George Jefferson Hassell was a convicted mass murderer who murdered his wife and eight children on December 5, 1926, in Farwell, Texas.
George Jefferson Hassell was born in Smithville, Texas, the youngest of seven children. After his brother died (suspiciously) in 1924, by allegedly being kicked to death by a mule, George stepped up and married his brother’s widow, Martha Ferguson of Oklahoma, and took on the care of his eight nieces and nephews.
On the night of December 5, 1926, George and his wife argued over his ‘involvement’ with her under-aged daughter. (George was a sexual predictor and her daughter was his present prey.) Enraged at the confrontation, George proceeded to brutally attack his wife and to strike her repeatedly in the face with a ballpeen hammer.
After the murder of his wife, George Jefferson Hassell moved between each member of the family’s beds, using a straight razor and stockings to kill each one of them. He woke the two eldest boys and a scuffle ensued, ending with George killing them with a shotgun and an ax. All of the bodies were then stored in the newly dug root cellar by the house.
Arrest And Execution
By December 8th, it was more than obvious to neighbors and friends that Martha, and her entire brood, children ranging in age from 22 months to 21 years old, had suddenly vanished. But George was on it. He explained the family was moving back to Oklahoma and that the others had already set out. He would be quick to follow. He held a large yard sale, with all of the possessions up for grabs.

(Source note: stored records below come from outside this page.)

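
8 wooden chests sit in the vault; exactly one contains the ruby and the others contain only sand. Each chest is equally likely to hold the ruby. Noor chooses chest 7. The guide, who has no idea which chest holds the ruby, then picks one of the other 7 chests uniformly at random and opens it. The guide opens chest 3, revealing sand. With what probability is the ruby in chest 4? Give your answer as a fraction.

1/7

Because the guide chose which chest to open without knowing where the ruby is, the choice is independent of the prize location. Learning that chest 3 does not hold the ruby simply rules out that one location and leaves the remaining 7 chests still equally likely by symmetry.
So P(the ruby in chest 4) = 1/7.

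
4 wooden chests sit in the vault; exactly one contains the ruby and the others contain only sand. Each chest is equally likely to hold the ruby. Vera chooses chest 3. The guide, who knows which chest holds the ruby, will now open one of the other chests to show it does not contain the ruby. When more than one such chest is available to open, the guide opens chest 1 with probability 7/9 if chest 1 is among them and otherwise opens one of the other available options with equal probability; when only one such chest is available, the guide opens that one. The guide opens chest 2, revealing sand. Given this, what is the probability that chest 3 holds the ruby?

Condition on the true location of the ruby.
If it is in chest 1 (prior 1/4): chest 1 holds the prize so is unavailable; the guide chooses uniformly among the 2 others, probability 1/2; weight (1/4)·(1/2) = 1/8.
If it is in chest 2 (prior 1/4): the guide opened chest 2, so this case is ruled out; weight (1/4)·0 = 0.
If it is in chest 3 (prior 1/4): chest 1 is available but not opened; chest 2 gets probability (1 − 7/9)/2 = 1/9; weight (1/4)·(1/9) = 1/36.
If it is in chest 4 (prior 1/4): chest 1 is available but not opened, probability 2/9; weight (1/4)·(2/9) = 1/18.
The weights sum to 5/24.
So P(the ruby in chest 3 | the guide opened chest 2) = (1/36) / (5/24) = 2/15.

2/15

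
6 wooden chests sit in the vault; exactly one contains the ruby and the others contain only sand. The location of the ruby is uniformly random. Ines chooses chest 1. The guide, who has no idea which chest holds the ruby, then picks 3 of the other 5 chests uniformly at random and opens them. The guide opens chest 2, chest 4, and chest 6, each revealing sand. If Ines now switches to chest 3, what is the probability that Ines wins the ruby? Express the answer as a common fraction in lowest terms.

Consider each possible location of the ruby in turn.
If it is in any of chests 1, 3, and 5 (prior 1/6 each): the guide picks exactly this set with probability 1/10 regardless, and none is the prize; weight (1/6)·(1/10) = 1/60 each.
If it is in any of chests 2, 4, and 6 (prior 1/6 each): that chest was opened and seen not to hold the prize — ruled out; weight (1/6)·0 = 0 each.
The weights sum to 1/20.
So P(the ruby in chest 3 | the guide opened chest 2, chest 4, and chest 6) = (1/60) / (1/20) = 1/3.

1/3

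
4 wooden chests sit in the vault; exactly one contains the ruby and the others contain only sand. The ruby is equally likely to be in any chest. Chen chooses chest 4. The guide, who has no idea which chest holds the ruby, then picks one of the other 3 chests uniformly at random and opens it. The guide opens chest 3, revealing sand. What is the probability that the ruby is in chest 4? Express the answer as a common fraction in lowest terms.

Consider each possible location of the ruby in turn.
If it is in any of chests 1, 2, and 4 (prior 1/4 each): the guide picks chest 3 with probability 1/3 regardless, and it is not the prize; weight (1/4)·(1/3) = 1/12 each.
If it is in chest 3 (prior 1/4): the guide opened chest 3, so this case is ruled out; weight (1/4)·0 = 0.
The weights sum to 1/4.
So P(the ruby in chest 4 | the guide opened chest 3) = (1/12) / (1/4) = 1/3.

1/3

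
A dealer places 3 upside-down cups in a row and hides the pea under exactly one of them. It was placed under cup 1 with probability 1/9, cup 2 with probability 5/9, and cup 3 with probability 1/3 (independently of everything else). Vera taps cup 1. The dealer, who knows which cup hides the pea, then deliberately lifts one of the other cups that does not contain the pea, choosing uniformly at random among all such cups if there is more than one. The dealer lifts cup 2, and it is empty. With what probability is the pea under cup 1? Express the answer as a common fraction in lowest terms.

Consider each possible location of the pea in turn.
If it is under cup 1 (prior 1/9): the dealer has 2 equally likely choices, so probability 1/2; weight (1/9)·(1/2) = 1/18.
If it is under cup 2 (prior 5/9): the dealer opened cup 2, so this case is ruled out; weight (5/9)·0 = 0.
If it is under cup 3 (prior 1/3): the dealer has no choice, probability 1; weight (1/3)·1 = 1/3.
The weights sum to 7/18.
So P(the pea under cup 1 | the dealer opened cup 2) = (1/18) / (7/18) = 1/7.

1/7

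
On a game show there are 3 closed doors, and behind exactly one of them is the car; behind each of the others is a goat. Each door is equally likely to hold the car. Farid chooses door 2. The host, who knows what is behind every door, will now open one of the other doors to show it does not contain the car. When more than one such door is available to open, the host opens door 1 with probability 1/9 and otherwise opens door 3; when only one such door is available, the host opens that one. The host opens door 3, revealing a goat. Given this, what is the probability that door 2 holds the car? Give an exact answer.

8/17

Condition on the true location of the car.
If it is behind door 1 (prior 1/3): only door 3 is available, probability 1; weight (1/3)·1 = 1/3.
If it is behind door 2 (prior 1/3): door 1 is available but not opened, probability 8/9; weight (1/3)·(8/9) = 8/27.
If it is behind door 3 (prior 1/3): the host opened door 3, so this case is ruled out; weight (1/3)·0 = 0.
The weights sum to 17/27.
So P(the car behind door 2 | the host opened door 3) = (8/27) / (17/27) = 8/17.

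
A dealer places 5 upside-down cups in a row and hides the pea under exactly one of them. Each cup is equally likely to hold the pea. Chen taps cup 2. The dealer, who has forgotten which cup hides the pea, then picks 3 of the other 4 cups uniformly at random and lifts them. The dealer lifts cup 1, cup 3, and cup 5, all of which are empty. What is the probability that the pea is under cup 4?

1/2

Consider each possible location of the pea in turn.
If it is under any of cups 1, 3, and 5 (prior 1/5 each): that cup was opened and seen not to hold the prize — ruled out; weight (1/5)·0 = 0 each.
If it is under either of cups 2 and 4 (prior 1/5 each): the dealer picks exactly this set with probability 1/4 regardless, and none is the prize; weight (1/5)·(1/4) = 1/20 each.
The weights sum to 1/10.
So P(the pea under cup 4 | the dealer opened cup 1, cup 3, and cup 5) = (1/20) / (1/10) = 1/2.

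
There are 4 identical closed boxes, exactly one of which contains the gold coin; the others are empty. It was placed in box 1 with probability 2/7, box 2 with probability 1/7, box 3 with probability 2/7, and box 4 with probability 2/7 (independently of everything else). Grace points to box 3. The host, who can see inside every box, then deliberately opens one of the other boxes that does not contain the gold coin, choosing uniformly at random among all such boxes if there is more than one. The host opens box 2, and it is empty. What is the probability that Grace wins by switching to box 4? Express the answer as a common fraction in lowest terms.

Condition on the true location of the gold coin.
If it is in either of boxes 1 and 4 (prior 2/7 each): the host has 2 equally likely choices, so probability 1/2; weight (2/7)·(1/2) = 1/7 each.
If it is in box 2 (prior 1/7): the host opened box 2, so this case is ruled out; weight (1/7)·0 = 0.
If it is in box 3 (prior 2/7): the host has 3 equally likely choices, so probability 1/3; weight (2/7)·(1/3) = 2/21.
The weights sum to 8/21.
So P(the gold coin in box 4 | the host opened box 2) = (1/7) / (8/21) = 3/8.

3/8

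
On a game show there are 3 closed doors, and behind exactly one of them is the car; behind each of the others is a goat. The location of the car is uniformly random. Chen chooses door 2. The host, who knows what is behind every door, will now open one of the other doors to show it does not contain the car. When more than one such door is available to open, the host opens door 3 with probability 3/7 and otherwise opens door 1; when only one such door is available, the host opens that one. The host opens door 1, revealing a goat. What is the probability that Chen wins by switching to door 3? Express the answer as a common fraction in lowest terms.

7/11

Condition on the true location of the car.
If it is behind door 1 (prior 1/3): the host opened door 1, so this case is ruled out; weight (1/3)·0 = 0.
If it is behind door 2 (prior 1/3): door 3 is available but not opened, probability 4/7; weight (1/3)·(4/7) = 4/21.
If it is behind door 3 (prior 1/3): only door 1 is available, probability 1; weight (1/3)·1 = 1/3.
The weights sum to 11/21.
So P(the car behind door 3 | the host opened door 1) = (1/3) / (11/21) = 7/11.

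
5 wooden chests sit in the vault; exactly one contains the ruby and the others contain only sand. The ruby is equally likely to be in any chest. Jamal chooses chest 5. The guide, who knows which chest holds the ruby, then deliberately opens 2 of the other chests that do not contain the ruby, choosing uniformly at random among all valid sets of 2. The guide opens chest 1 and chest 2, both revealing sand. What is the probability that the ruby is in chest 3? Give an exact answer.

2/5

Consider each possible location of the ruby in turn.
If it is in either of chests 1 and 2 (prior 1/5 each): that chest was opened and seen not to hold the prize — ruled out; weight (1/5)·0 = 0 each.
If it is in either of chests 3 and 4 (prior 1/5 each): the guide has 3 equally likely choices, so probability 1/3; weight (1/5)·(1/3) = 1/15 each.
If it is in chest 5 (prior 1/5): the guide has 6 equally likely choices, so probability 1/6; weight (1/5)·(1/6) = 1/30.
The weights sum to 1/6.
So P(the ruby in chest 3 | the guide opened chest 1 and chest 2) = (1/15) / (1/6) = 2/5.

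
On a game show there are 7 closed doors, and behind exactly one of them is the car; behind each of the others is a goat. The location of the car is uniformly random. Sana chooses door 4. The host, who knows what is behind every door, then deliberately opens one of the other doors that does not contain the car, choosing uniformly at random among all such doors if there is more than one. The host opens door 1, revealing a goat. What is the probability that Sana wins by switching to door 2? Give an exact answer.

Condition on the true location of the car.
If it is behind door 1 (prior 1/7): the host opened door 1, so this case is ruled out; weight (1/7)·0 = 0.
If it is behind any of doors 2, 3, 5, 6, and 7 (prior 1/7 each): the host has 5 equally likely choices, so probability 1/5; weight (1/7)·(1/5) = 1/35 each.
If it is behind door 4 (prior 1/7): the host has 6 equally likely choices, so probability 1/6; weight (1/7)·(1/6) = 1/42.
The weights sum to 1/6.
So P(the car behind door 2 | the host opened door 1) = (1/35) / (1/6) = 6/35.

6/35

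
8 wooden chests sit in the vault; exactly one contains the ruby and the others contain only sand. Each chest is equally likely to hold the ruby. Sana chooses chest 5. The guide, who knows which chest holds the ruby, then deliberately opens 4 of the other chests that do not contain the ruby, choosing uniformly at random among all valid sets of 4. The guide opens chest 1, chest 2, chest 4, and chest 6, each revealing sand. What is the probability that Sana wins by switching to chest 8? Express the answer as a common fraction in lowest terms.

Apply Bayes' rule, conditioning on where the ruby actually is.
If it is in any of chests 1, 2, 4, and 6 (prior 1/8 each): that chest was opened and seen not to hold the prize — ruled out; weight (1/8)·0 = 0 each.
If it is in any of chests 3, 7, and 8 (prior 1/8 each): the guide has 15 equally likely choices, so probability 1/15; weight (1/8)·(1/15) = 1/120 each.
If it is in chest 5 (prior 1/8): the guide has 35 equally likely choices, so probability 1/35; weight (1/8)·(1/35) = 1/280.
The weights sum to 1/35.
So P(the ruby in chest 8 | the guide opened chest 1, chest 2, chest 4, and chest 6) = (1/120) / (1/35) = 7/24.

7/24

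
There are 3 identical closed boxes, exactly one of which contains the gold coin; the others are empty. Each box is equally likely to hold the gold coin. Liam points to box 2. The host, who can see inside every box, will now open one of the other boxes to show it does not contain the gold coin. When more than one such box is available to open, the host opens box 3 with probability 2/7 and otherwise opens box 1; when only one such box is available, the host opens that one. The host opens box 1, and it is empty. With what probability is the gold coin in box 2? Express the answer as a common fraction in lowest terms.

Apply Bayes' rule, conditioning on where the gold coin actually is.
If it is in box 1 (prior 1/3): the host opened box 1, so this case is ruled out; weight (1/3)·0 = 0.
If it is in box 2 (prior 1/3): box 3 is available but not opened, probability 5/7; weight (1/3)·(5/7) = 5/21.
If it is in box 3 (prior 1/3): only box 1 is available, probability 1; weight (1/3)·1 = 1/3.
The weights sum to 4/7.
So P(the gold coin in box 2 | the host opened box 1) = (5/21) / (4/7) = 5/12.

5/12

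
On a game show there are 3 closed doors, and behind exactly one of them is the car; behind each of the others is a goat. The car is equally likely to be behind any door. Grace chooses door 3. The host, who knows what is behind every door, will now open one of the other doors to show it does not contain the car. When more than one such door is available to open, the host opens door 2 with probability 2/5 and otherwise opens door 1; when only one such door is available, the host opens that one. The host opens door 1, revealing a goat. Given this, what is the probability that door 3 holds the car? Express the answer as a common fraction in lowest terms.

Condition on the true location of the car.
If it is behind door 1 (prior 1/3): the host opened door 1, so this case is ruled out; weight (1/3)·0 = 0.
If it is behind door 2 (prior 1/3): only door 1 is available, probability 1; weight (1/3)·1 = 1/3.
If it is behind door 3 (prior 1/3): door 2 is available but not opened, probability 3/5; weight (1/3)·(3/5) = 1/5.
The weights sum to 8/15.
So P(the car behind door 3 | the host opened door 1) = (1/5) / (8/15) = 3/8.

3/8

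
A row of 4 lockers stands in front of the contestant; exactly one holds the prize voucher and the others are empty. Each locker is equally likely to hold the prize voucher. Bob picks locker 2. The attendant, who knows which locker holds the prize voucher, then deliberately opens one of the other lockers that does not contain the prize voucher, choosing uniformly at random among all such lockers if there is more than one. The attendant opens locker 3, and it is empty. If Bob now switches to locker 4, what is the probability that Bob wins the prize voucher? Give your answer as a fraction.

Condition on the true location of the prize voucher.
If it is in either of lockers 1 and 4 (prior 1/4 each): the attendant has 2 equally likely choices, so probability 1/2; weight (1/4)·(1/2) = 1/8 each.
If it is in locker 2 (prior 1/4): the attendant has 3 equally likely choices, so probability 1/3; weight (1/4)·(1/3) = 1/12.
If it is in locker 3 (prior 1/4): the attendant opened locker 3, so this case is ruled out; weight (1/4)·0 = 0.
The weights sum to 1/3.
So P(the prize voucher in locker 4 | the attendant opened locker 3) = (1/8) / (1/3) = 3/8.

3/8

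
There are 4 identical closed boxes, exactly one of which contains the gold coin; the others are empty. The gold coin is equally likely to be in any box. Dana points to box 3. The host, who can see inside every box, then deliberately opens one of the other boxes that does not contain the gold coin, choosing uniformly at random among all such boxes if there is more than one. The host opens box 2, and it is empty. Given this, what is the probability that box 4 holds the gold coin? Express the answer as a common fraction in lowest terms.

Apply Bayes' rule, conditioning on where the gold coin actually is.
If it is in either of boxes 1 and 4 (prior 1/4 each): the host has 2 equally likely choices, so probability 1/2; weight (1/4)·(1/2) = 1/8 each.
If it is in box 2 (prior 1/4): the host opened box 2, so this case is ruled out; weight (1/4)·0 = 0.
If it is in box 3 (prior 1/4): the host has 3 equally likely choices, so probability 1/3; weight (1/4)·(1/3) = 1/12.
The weights sum to 1/3.
So P(the gold coin in box 4 | the host opened box 2) = (1/8) / (1/3) = 3/8.

3/8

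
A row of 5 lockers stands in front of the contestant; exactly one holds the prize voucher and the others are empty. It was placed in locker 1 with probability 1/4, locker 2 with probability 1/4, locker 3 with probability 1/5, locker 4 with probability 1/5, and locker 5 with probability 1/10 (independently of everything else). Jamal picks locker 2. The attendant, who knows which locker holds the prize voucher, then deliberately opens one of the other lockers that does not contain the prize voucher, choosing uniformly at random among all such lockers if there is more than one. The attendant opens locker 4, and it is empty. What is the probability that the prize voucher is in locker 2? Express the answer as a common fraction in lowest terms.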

During the auction a wagon ran over the sinkhole, that was in fact the soft ground above mass grave, and it aroused the suspicion of onlookers. And it didn’t take long for the law to have a few suspicions of their own. They immediately started to dig away at the ground. While they were uncovering the bodies, George Jefferson Hassell stabbed himself in the chest in a half heart suicide attempt. With only superficial wounds, George was immediately arrested and taken into custody.
He gave a three-word confession: “I did it.” With little emotion, and no remorse, he penned this statement:
I had just quarreled with my wife and gone out to the barn and taken a drink of whiskey. When I returned, my wife began quarreling with me. I grabbed a hammer, where it came from I do not know. I struck her and she fell to the floor. When I saw what I had done, I decided that I had best go on and kill the whole outfit.
And George Jefferson Hassell didn’t stop there. His confession went on to say that Martha and her kids were not his first murders. He confessed that he’d actually killed his “common-law” wife, and her children ten years earlier. Her name was Marie Vogel, and he admitted that they were “joking” when he suddenly found himself choking her to death. Then he choked all three of her children as well. Police officials in Whittier, California, where the murders took place, were informed and they dug up the cellar of their former home. All four bodies were found just where George said they would be.
After George Hassell confessed to the mass murder of his entire family , a short trial was convened and Farwell soon took on a carnival atmosphere, as well as its sister city, Texico, New Mexico. On February 2, 1928, George Jefferson Hassell died in the electric chair. He stated that the electric chair held the same fear to him as did a barbers chair. He showed no remorse. George Jefferson Hassell was the 27th man executed in the state of Texas.
The Motive of George Jefferson Hassell
Hassell had a long history of criminal behavior, including a two time family annihilator, embezzlement and military desertion. According to his testimony his initial act was a crime of passion, and he killed the children to protect himself. A psychiatric report characterizes him as a sociopath.